【ワシントン時事】国際通貨基金(IMF)は17日、世界経済見通しを発表した。2018年の世界全体の成長率は3.9%と、1月時点の予測を据え置き、日本も1.2%で維持した。米国を中心に景気拡大を見込む一方、米中間で貿易制裁の応酬が広がる事態を警戒し、「リスクは明確に下振れ方向に傾いている」と指摘した。

 米国は大型減税と今後2年間の歳出拡大に伴う景気浮揚を想定し、18年が2.9%、19年は2.7%にそれぞれ引き上げた。ユーロ圏は消費の持ち直しを受け、18年を2.4%に上方修正した。

 日本は、外需や民間投資に支えられた回復が続くと予想。19年も0.9%に据え置いた。
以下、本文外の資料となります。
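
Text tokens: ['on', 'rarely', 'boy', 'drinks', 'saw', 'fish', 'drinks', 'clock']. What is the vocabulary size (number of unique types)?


Listing all tokens and tracking unique types:
  Token 1: 'on' -> NEW (unique so far: 1)
  Token 2: 'rarely' -> NEW (unique so far: 2)
  Token 3: 'boy' -> NEW (unique so far: 3)
  Token 4: 'drinks' -> NEW (unique so far: 4)
  Token 5: 'saw' -> NEW (unique so far: 5)
  Token 6: 'fish' -> NEW (unique so far: 6)
  Token 7: 'drinks' -> duplicate (unique so far: 6)
  Token 8: 'clock' -> NEW (unique so far: 7)
Unique types: ('boy', 'clock', 'drinks', 'fish', 'on', 'rarely', 'saw')
Vocabulary size: 7

7


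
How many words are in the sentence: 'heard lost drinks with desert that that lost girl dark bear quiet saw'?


Counting words by splitting on spaces:
  Word 1: 'heard'
  Word 2: 'lost'
  Word 3: 'drinks'
  Word 4: 'with'
  Word 5: 'desert'
  Word 6: 'that'
  Word 7: 'that'
  Word 8: 'lost'
  Word 9: 'girl'
  Word 10: 'dark'
  Word 11: 'bear'
  Word 12: 'quiet'
  Word 13: 'saw'
Total words: 13

13


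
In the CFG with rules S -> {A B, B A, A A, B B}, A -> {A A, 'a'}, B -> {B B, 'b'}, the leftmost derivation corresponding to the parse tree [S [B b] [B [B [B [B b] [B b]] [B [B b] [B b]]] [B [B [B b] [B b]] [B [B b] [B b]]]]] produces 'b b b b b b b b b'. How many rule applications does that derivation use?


Every bracketed nonterminal node [X ...] in the tree is produced by exactly one rule application.
Reading the tree off as a leftmost derivation:
  Step 1: S  =>  B B   (applied S -> B B)
  Step 2: B B  =>  b B   (applied B -> b)
  Step 3: b B  =>  b B B   (applied B -> B B)
  Step 4: b B B  =>  b B B B   (applied B -> B B)
  Step 5: b B B B  =>  b B B B B   (applied B -> B B)
  Step 6: b B B B B  =>  b b B B B   (applied B -> b)
  Step 7: b b B B B  =>  b b b B B   (applied B -> b)
  Step 8: b b b B B  =>  b b b B B B   (applied B -> B B)
  Step 9: b b b B B B  =>  b b b b B B   (applied B -> b)
  Step 10: b b b b B B  =>  b b b b b B   (applied B -> b)
  Step 11: b b b b b B  =>  b b b b b B B   (applied B -> B B)
  Step 12: b b b b b B B  =>  b b b b b B B B   (applied B -> B B)
  Step 13: b b b b b B B B  =>  b b b b b b B B   (applied B -> b)
  Step 14: b b b b b b B B  =>  b b b b b b b B   (applied B -> b)
  Step 15: b b b b b b b B  =>  b b b b b b b B B   (applied B -> B B)
  Step 16: b b b b b b b B B  =>  b b b b b b b b B   (applied B -> b)
  Step 17: b b b b b b b b B  =>  b b b b b b b b b   (applied B -> b)
Final yield: b b b b b b b b b
Total rewrite steps: 17

17


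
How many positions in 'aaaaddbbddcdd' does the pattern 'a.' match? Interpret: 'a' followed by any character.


Pattern: a. means 'a' followed by any character.
Scanning 'aaaaddbbddcdd' position-by-position:
  Pos 0: window 'aa' -> MATCH
  Pos 1: window 'aa' -> MATCH
  Pos 2: window 'aa' -> MATCH
  Pos 3: window 'ad' -> MATCH
  Pos 4: window 'dd' -> no
  Pos 5: window 'db' -> no
  Pos 6: window 'bb' -> no
  Pos 7: window 'bd' -> no
  Pos 8: window 'dd' -> no
  Pos 9: window 'dc' -> no
  Pos 10: window 'cd' -> no
  Pos 11: window 'dd' -> no
  Pos 12: window 'd' -> no
Total matches: 4

4


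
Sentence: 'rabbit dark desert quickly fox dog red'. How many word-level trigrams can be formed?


Word trigrams from [7] words:
  Trigram 1: (rabbit dark desert)
  Trigram 2: (dark desert quickly)
  Trigram 3: (desert quickly fox)
  Trigram 4: (quickly fox dog)
  Trigram 5: (fox dog red)
Total word trigrams: 7 - 2 = 5

5


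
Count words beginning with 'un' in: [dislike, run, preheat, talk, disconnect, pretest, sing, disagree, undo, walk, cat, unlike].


Checking each word for prefix 'un':
  'dislike' -> no (count: 0)
  'run' -> no (count: 0)
  'preheat' -> no (count: 0)
  'talk' -> no (count: 0)
  'disconnect' -> no (count: 0)
  'pretest' -> no (count: 0)
  'sing' -> no (count: 0)
  'disagree' -> no (count: 0)
  'undo' -> YES, starts with 'un' (count: 1)
  'walk' -> no (count: 1)
  'cat' -> no (count: 1)
  'unlike' -> YES, starts with 'un' (count: 2)
Total with prefix 'un': 2

2


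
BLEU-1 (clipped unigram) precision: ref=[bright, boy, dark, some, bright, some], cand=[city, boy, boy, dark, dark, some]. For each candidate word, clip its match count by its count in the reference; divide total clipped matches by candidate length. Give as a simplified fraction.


Reference word counts: {'boy': 1, 'bright': 2, 'dark': 1, 'some': 2}
Checking each candidate word (with clipping):
  'city' -> not in reference -> no match (matches: 0)
  'boy' -> in reference (ref count 1, used 1/1) -> match (matches: 1)
  'boy' -> ref count 1 already used up (1/1) -> clipped, no match (matches: 1)
  'dark' -> in reference (ref count 1, used 1/1) -> match (matches: 2)
  'dark' -> ref count 1 already used up (1/1) -> clipped, no match (matches: 2)
  'some' -> in reference (ref count 2, used 1/2) -> match (matches: 3)
Clipped matches: 3, Candidate length: 6
Precision = 3/6 = 1/2

1/2


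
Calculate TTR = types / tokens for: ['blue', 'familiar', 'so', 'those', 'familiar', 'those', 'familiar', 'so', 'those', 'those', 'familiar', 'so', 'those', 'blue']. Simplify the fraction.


Tokens: 14
Unique types: ('blue', 'familiar', 'so', 'those') = 4
TTR = 4/14
Simplify: divide both by 2 -> 2/7
TTR = 2/7

2/7


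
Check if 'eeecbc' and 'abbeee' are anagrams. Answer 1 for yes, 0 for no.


Sort characters of 'eeecbc': 'bcceee'
Sort characters of 'abbeee': 'abbeee'
Sorted forms differ -> they are NOT anagrams
Result: 0

0


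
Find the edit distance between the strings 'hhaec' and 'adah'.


Building DP table for s1='hhaec' (len 5) and s2='adah' (len 4):
       a  d  a  h
    0  1  2  3  4
  h 1  1  2  3  3
  h 2  2  2  3  3
  a 3  2  3  2  3
  e 4  3  3  3  3
  c 5  4  4  4  4
Edit distance = dp[5][4] = 4

4


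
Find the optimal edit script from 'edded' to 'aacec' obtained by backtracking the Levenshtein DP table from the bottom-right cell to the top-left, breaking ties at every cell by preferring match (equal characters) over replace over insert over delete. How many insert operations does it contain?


Edit distance = 4. Backtracking from cell (5, 5) with preference match > replace > insert > delete,
then listing the resulting alignment 'edded' -> 'aacec' left to right:
  Step 1: replace e->a
  Step 2: replace d->a
  Step 3: replace d->c
  Step 4: keep 'e'
  Step 5: replace d->c
Total insertions: 0

0


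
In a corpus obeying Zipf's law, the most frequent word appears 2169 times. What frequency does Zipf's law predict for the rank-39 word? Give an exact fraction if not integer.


Zipf's law: freq(rank) = f1 / rank
f1 = 2169, rank = 39
freq = 2169 / 39
GCD(2169, 39) = 3
Simplified: 723/13

723/13


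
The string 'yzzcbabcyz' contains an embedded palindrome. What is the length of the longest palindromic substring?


Scanning 'yzzcbabcyz' for palindromic substrings.
Substring at positions 3-7: 'cbabc'.
Check: reverse('cbabc') = 'cbabc' -> palindrome confirmed.
Neighbouring characters ('z' / 'y') break symmetry, so it cannot extend further.
No longer palindromic substring exists; longest length = 5

5


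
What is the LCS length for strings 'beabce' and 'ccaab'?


DP table for LCS of 'beabce' and 'ccaab':
       c  c  a  a  b
    0  0  0  0  0  0
  b 0  0  0  0  0  1
  e 0  0  0  0  0  1
  a 0  0  0  1  1  1
  b 0  0  0  1  1  2
  c 0  1  1  1  1  2
  e 0  1  1  1  1  2
LCS: 'ab'
LCS length = 2

2


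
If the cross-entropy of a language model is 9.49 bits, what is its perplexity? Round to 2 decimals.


Perplexity formula: PP = 2^H
H = 9.49
PP = 2^9.49
Decompose: 2^9.49 = 2^9 * 2^0.49
2^9 = 512, 2^0.49 ~ 1.4044449
PP ~ 512 * 1.4044449 = 719.0757888
Rounded to 2 decimals: 719.08

719.08


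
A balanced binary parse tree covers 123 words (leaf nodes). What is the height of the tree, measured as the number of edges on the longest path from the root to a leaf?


In a balanced binary tree with n leaves the deepest leaf is ceil(log2(n)) edges below the root.
log2(123) = 6.9425
ceil(6.9425) = 7
height (edges) = 7

7


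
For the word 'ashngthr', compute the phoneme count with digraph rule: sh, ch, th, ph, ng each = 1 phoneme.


Parsing 'ashngthr' greedily, digraphs first:
  'a' -> vowel phoneme (phonemes so far: 1)
  'sh' -> digraph (1 consonant phoneme) (phonemes so far: 2)
  'ng' -> digraph (1 consonant phoneme) (phonemes so far: 3)
  'th' -> digraph (1 consonant phoneme) (phonemes so far: 4)
  'r' -> consonant phoneme (phonemes so far: 5)
Total phonemes: 5

5


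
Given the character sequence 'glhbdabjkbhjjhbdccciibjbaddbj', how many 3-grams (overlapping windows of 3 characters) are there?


String 'glhbdabjkbhjjhbdccciibjbaddbj' has length L = 29.
Number of overlapping n-grams = L - n + 1
Substituting: 29 - 3 + 1 = 27

27


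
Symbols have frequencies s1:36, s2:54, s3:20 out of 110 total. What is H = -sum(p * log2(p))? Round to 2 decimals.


Computing entropy H = -sum(p_i * log2(p_i)):
  s1: p = 36/110 = 0.3273, -p*log2(p) = 0.5274
  s2: p = 54/110 = 0.4909, -p*log2(p) = 0.5039
  s3: p = 20/110 = 0.1818, -p*log2(p) = 0.4472
H = sum of terms = 1.4785
Rounded to 2 decimals: 1.48

1.48


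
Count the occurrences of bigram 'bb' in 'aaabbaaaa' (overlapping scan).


Scanning 'aaabbaaaa' for bigram 'bb':
  Position 0: 'aa' -> no
  Position 1: 'aa' -> no
  Position 2: 'ab' -> no
  Position 3: 'bb' -> MATCH
  Position 4: 'ba' -> no
  Position 5: 'aa' -> no
  Position 6: 'aa' -> no
  Position 7: 'aa' -> no
Total matches: 1

1


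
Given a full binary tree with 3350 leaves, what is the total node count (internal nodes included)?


Leaf nodes (terminals): 3350
Internal nodes = n - 1 = 3350 - 1 = 3349
Total = leaves + internal = 3350 + 3349 = 6699

6699


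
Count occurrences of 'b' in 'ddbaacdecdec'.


Scanning 'ddbaacdecdec' for 'b':
  Position 2: 'b' -> MATCH (count: 1)
Total occurrences of 'b': 1

1


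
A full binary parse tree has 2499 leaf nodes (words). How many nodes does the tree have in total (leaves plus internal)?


Leaf nodes (terminals): 2499
Internal nodes = n - 1 = 2499 - 1 = 2498
Total = leaves + internal = 2499 + 2498 = 4997

4997


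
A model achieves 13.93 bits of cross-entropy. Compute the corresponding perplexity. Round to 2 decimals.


Perplexity formula: PP = 2^H
H = 13.93
PP = 2^13.93
Decompose: 2^13.93 = 2^13 * 2^0.93
2^13 = 8192, 2^0.93 ~ 1.9052760
PP ~ 8192 * 1.9052760 = 15608.0209920
Rounded to 2 decimals: 15608.02

15608.02


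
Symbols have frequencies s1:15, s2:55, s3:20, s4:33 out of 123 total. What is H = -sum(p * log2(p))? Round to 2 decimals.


Computing entropy H = -sum(p_i * log2(p_i)):
  s1: p = 15/123 = 0.1220, -p*log2(p) = 0.3702
  s2: p = 55/123 = 0.4472, -p*log2(p) = 0.5192
  s3: p = 20/123 = 0.1626, -p*log2(p) = 0.4261
  s4: p = 33/123 = 0.2683, -p*log2(p) = 0.5093
H = sum of terms = 1.8248
Rounded to 2 decimals: 1.82

1.82


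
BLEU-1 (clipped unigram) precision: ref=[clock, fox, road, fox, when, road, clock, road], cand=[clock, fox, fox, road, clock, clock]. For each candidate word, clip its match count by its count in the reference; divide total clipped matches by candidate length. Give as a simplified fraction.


Reference word counts: {'clock': 2, 'fox': 2, 'road': 3, 'when': 1}
Checking each candidate word (with clipping):
  'clock' -> in reference (ref count 2, used 1/2) -> match (matches: 1)
  'fox' -> in reference (ref count 2, used 1/2) -> match (matches: 2)
  'fox' -> in reference (ref count 2, used 2/2) -> match (matches: 3)
  'road' -> in reference (ref count 3, used 1/3) -> match (matches: 4)
  'clock' -> in reference (ref count 2, used 2/2) -> match (matches: 5)
  'clock' -> ref count 2 already used up (2/2) -> clipped, no match (matches: 5)
Clipped matches: 5, Candidate length: 6
Precision = 5/6

5/6


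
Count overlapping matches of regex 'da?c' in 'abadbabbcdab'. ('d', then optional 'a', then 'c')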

 中国は、18年が6.6%、19年は6.4%と従来予測を維持した。

 IMFは、米中を中心とした貿易摩擦の激化による「報復合戦の恐れは世界の景況感を悪化させる」と懸念。また、米国の景気が上振れして急激な金融引き締めが行われれば、新興国からの資金流出を招く恐れがあると分析したほか、北朝鮮情勢も含めたリスクを注視する必要性があると訴えた。